Imagine that your document is encoded in ISO-9959-1 (a.k.a latin-1). It is properly served as latin-1 on your web server, there is a <meta> tag with that information too. All is well. Now, imagine that you take that page source, copy-paste it into the "direct input" form of the validator: then, as explained above, the markup automatically becomes characters in utf-8. Should the validator complain that it is receiving utf-8 content when the source says "iso-8859-1"? Of course not, that would be wrong and confusing.

In other words, direct input and by UIR validation are a very different paradigm, and the difference shows most clearly in handling encodings. It *is* confusing, and if you can think of any way to make it less confusing, ideas are welcome.

Comment 2 Dominique Hazael-Massieux 2008-12-02 17:42:57 UTC

in validation by input form,  there could be warning when no <meta http-equiv /> / XML Declaration is present: "Warning: the content encoding is not declared in the document." (with a bit more of explanation as to why this might be problem).

Likewise, when encoding is declared, there could be a warning (or a "notice" if such a thing exists?) saying that the document's correct encoding was not verified.

Comment 3 Harald-Ren 2008-12-02 18:43:10 UTC

Thank you for your prompt replies :o) OK, it is right (of course) that validating by URI or direct input are completely different paradigms.

I also agree with "Dominique Hazael-Massieux". When validating by direct input a warning or information may be displayed when there is no <meta http-equiv
/> which makes it less confusing + helps web masters to validate before uploading to the web server. The warning should contain exactly what "Olivier Thereaux" said here so it is not possible to forget this and everyone will understand it (imho).

Validating by direct input is a handy utility to validate quickly from every source but it should not assume an encoding (imho). So only that feature must be adjusted. Validating via URI remains the same of course.

Never mind what the answer would be: w3.org offers great stuff and I wish that more web developers, web designers, web masters use it in order to offer "better" web pages (regardless of which browser users are using) for all people.

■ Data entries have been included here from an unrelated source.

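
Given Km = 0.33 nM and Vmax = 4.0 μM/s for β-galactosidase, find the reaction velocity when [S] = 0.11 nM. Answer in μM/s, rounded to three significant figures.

v = Vmax·[S]/(Km + [S]) = 4.0 × 0.11 / (0.33 + 0.11)
  = 0.4400 / 0.4400 = 1.00 μM/s.

1.00 μM/s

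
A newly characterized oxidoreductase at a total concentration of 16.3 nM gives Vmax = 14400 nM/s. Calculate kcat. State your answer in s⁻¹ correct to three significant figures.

kcat = Vmax/[E]total = 14400 nM/s / 16.3 nM = 883 s⁻¹.

883 s⁻¹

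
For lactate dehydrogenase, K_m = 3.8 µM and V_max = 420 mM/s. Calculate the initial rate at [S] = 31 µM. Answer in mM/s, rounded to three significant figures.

v = Vmax·[S]/(Km + [S]) = 420 × 31 / (3.8 + 31)
  = 13020 / 34.80 = 374 mM/s.

374 mM/s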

Comment 4 Olivier Thereaux 2008-12-02 20:02:12 UTC

(In reply to comment #2)
> in validation by input form,  there could be warning when no <meta http-equiv
> /> / XML Declaration is present: "Warning: the content encoding is not declared
> in the document." (with a bit more of explanation as to why this might be
> problem).

Right. We can do that ** if (and only if) we actually want to recommend declaring encoding at the document level **

The XML declaration is a liability in text/html, at least as long as IE6 has such a big market share (anything before the doctype means quirks mode).

charset in <meta> doesn't seem to be a problem, other than the fact that it is the most misused/mistyped html construct ever (cue link to hixie's study)

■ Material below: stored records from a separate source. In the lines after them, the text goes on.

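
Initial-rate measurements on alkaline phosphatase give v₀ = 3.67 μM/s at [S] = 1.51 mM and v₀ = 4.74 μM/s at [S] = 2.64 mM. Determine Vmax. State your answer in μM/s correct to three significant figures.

7.77 μM/s

In reciprocal form, 1/v = (Km/Vmax)·(1/[S]) + 1/Vmax. The two points give (1/[S], 1/v) = (0.6623, 0.2725) and (0.3788, 0.2110).
Slope = (0.2725 − 0.2110)/(0.6623 − 0.3788) = 0.2170; intercept = 0.2725 − 0.2170×0.6623 = 0.1288.
Vmax = 1/intercept = 7.77 μM/s; Km = slope × Vmax = 0.2170 × 7.77 = 1.69 mM.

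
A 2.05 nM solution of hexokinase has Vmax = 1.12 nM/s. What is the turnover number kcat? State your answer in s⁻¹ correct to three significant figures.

0.546 s⁻¹

kcat = Vmax/[E]total = 1.12 nM/s / 2.05 nM = 0.546 s⁻¹.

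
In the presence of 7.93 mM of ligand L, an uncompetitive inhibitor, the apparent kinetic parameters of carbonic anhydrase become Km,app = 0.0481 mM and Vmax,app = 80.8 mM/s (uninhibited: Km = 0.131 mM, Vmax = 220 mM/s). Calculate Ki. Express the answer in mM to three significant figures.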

having a <meta> can be a problem with transcoding servers, also seems to be widespread to have HTTP and <meta> disagree, see e.g. http://dev.opera.com/articles/view/mama-document-encodings/#agree

OTOH, I do see For these reasons you should always ensure that encoding information is also declared inside the document. in http://www.w3.org/International/tutorials/tutorial-char-enc/#Slide0250 but the recommendation is confusing, even for me.

I guess an "info" about it would be in order, then. The algorithm may not be too trivial to add to the validator, but that's feasible.  

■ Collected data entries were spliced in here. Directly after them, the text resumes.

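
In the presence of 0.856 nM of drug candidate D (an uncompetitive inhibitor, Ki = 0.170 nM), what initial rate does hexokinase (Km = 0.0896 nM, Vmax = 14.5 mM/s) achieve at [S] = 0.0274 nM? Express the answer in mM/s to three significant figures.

α = 1 + [I]/Ki = 1 + 0.856/0.170 = 6.035.
For an uncompetitive inhibitor, both parameters are divided by α, giving Vmax/α and Km/α: Km,app = 0.0148 nM, Vmax,app = 2.40 mM/s.
v = Vmax,app·[S]/(Km,app + [S]) = 2.40 × 0.0274/(0.0148 + 0.0274) = 1.56 mM/s.

1.56 mM/s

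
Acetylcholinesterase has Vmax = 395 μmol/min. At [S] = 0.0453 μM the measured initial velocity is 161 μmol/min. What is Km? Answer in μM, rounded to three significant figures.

From v = Vmax[S]/(Km+[S]), Km = [S](Vmax − v)/v.
Km = 0.0453 × (395 − 161) / 161 = 10.60/161 = 0.0658 μM.

0.0658 μM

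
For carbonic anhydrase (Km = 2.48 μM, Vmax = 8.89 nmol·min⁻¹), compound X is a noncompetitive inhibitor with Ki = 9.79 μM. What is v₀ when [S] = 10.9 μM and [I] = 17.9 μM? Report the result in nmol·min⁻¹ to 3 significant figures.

2.56 nmol·min⁻¹

α = 1 + [I]/Ki = 1 + 17.9/9.79 = 2.828.
For a noncompetitive inhibitor, Vmax is reduced to Vmax/α while Km is unchanged: Km,app = 2.48 μM, Vmax,app = 3.14 nmol·min⁻¹.
v = Vmax,app·[S]/(Km,app + [S]) = 3.14 × 10.9/(2.48 + 10.9) = 2.56 nmol·min⁻¹.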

> Likewise, when encoding is declared, there could be a warning (or a "notice" if
> such a thing exists?) saying that the document's correct encoding was not
> verified.

Good.

I'm reopening the bug, until we address the usability issue.

Comment 5 Olivier Thereaux 2009-01-20 15:15:16 UTC

*** Bug 6458 has been marked as a duplicate of this bug. ***

Comment 6 Olivier Thereaux 2009-01-28 15:35:02 UTC

(In reply to comment #4)
> I'm reopening the bug, until we address the usability issue.

I added two note outputs to the validation results:
* suggest adding charset info within documen when none present
* explanation of UTF-8 force in direct input mode

http://lists.w3.org/Archives/Public/www-validator-cvs/2009Jan/0195.html

The wording of the warnings can surely be improved, but I believe this solves the cases raised in this bug report.